Source: A question bank of "tough" problems on integrals (maybe tough for a noob like me). Started by learning integration for use in physics only, but now it's got me hooked :p

Problem: Evaluate the indefinite integral $$\int {x\,\mathrm{d}x\over(7x-10-x^2)^{3/2}}.$$

I have used all the tools in my arsenal; substitution: no viable substitution comes in mind here. I have tried factoring the quadratic but that doesn't help. I have tried to multiply-divide the denominator by $x^2$ and then substitute $x={1\over t}$ but no help. I'm actually stuck right now. Please give me a hint to solve this one. All help appreciated!

@Frank gave it a shot as well...

$$\int {x\,\mathrm{d}x\over{(-1)^{3/2}(x^2-7x+10)^{3/2}}}.$$

$$\int {x\,\mathrm{d}x\over{(i)^3(x^2-7x+10)^{3/2}}}.$$ ($i$ is the imaginary unit)

Clearly we don't get any imaginary term in the answer and there are probably no chances that we'll cancel the imaginary number. That's why I did not look forward to this method. Will go ahead and try the Euler substitution...

Edit: This question is solved but I'm still looking for a better, more faster alternative as Euler's substitution can sometimes invite a bunch of calculations.

Answer 1

Thanks @DrSonnhardGraubner for giving me the right article for the problem. I didn't know about this one.

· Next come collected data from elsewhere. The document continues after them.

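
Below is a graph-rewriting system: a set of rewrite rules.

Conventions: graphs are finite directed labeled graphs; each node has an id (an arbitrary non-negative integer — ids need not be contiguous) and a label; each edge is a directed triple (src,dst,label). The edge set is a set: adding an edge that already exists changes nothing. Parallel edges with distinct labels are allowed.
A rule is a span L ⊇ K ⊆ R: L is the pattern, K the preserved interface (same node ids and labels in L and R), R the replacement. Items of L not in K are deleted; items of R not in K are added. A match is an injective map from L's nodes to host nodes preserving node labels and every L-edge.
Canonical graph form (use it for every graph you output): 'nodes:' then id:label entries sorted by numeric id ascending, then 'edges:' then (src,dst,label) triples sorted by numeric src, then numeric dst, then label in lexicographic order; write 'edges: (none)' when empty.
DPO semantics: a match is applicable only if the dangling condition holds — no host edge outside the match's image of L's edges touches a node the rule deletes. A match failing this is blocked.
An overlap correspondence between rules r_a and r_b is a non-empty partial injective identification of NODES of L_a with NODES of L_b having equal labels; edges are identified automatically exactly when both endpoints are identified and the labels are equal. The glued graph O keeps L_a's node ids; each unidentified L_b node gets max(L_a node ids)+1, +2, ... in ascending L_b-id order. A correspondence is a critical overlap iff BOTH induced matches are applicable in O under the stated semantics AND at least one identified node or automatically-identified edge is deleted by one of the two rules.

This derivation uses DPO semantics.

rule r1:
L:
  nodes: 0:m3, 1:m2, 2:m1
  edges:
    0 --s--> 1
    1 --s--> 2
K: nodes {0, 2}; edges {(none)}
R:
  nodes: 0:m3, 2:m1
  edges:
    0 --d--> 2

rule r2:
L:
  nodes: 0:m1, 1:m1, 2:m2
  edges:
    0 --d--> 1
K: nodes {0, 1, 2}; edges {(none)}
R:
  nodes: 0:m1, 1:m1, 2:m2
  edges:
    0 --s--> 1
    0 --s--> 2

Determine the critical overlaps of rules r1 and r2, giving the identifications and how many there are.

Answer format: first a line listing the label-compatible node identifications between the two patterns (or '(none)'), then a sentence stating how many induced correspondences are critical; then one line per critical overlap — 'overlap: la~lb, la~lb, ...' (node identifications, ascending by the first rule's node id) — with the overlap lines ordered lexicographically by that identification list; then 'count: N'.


label-compatible node identifications between L(r1) and L(r2): 1~2, 2~0, 2~1
3 of the induced correspondences are critical overlaps of r1 and r2.
overlap: 1~2
overlap: 1~2, 2~0
overlap: 1~2, 2~1
count: 3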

We are going to use the third substitution of Euler here, wherein we assume that

$$\sqrt{7x-10-x^2} = (5-x)t$$ (consider factorization)

$$t = \sqrt{(x-2)\over(5-x)}$$

partially differentiate to get an expression of $\mathrm{d}x$ in terms of $\mathrm{d}t$

$$\mathrm{d}x = \frac{6t \mathrm{d}t}{(t^2+1)^2}$$

Now substitute $x$ with a function of $t$ according to the above equation and get the answer as given above in the comment by @John Chessant $$-\frac{2}{9}\cdot\frac{20-7x}{\sqrt{(2-x)(5-x)}}+C$$

Any alternates are welcome!

Answer 2

By a linear transformation of the variable, you can turn to the simpler form

$$\int\frac{ax+b}{(1-x^2)^{3/2}}dx.$$

The integral of

$$\int\frac{x}{(1-x^2)^{3/2}}dx$$ is immediate, and we can focus on the other.

Using $x=\sin\theta$,

$$\int\frac1{(1-x^2)^{3/2}}dx=\int\frac{\cos\theta}{\cos^3\theta}d\theta=\tan\theta=\frac x{\sqrt{1-x^2}}$$ and you are done.

---

After seeing the shape of these expression, we can observe the useful rule

$$\left(\frac{ax+b}{\sqrt{1-x^2}}\right)'=\frac{bx+a}{(1-x^2)^{3/2}}.$$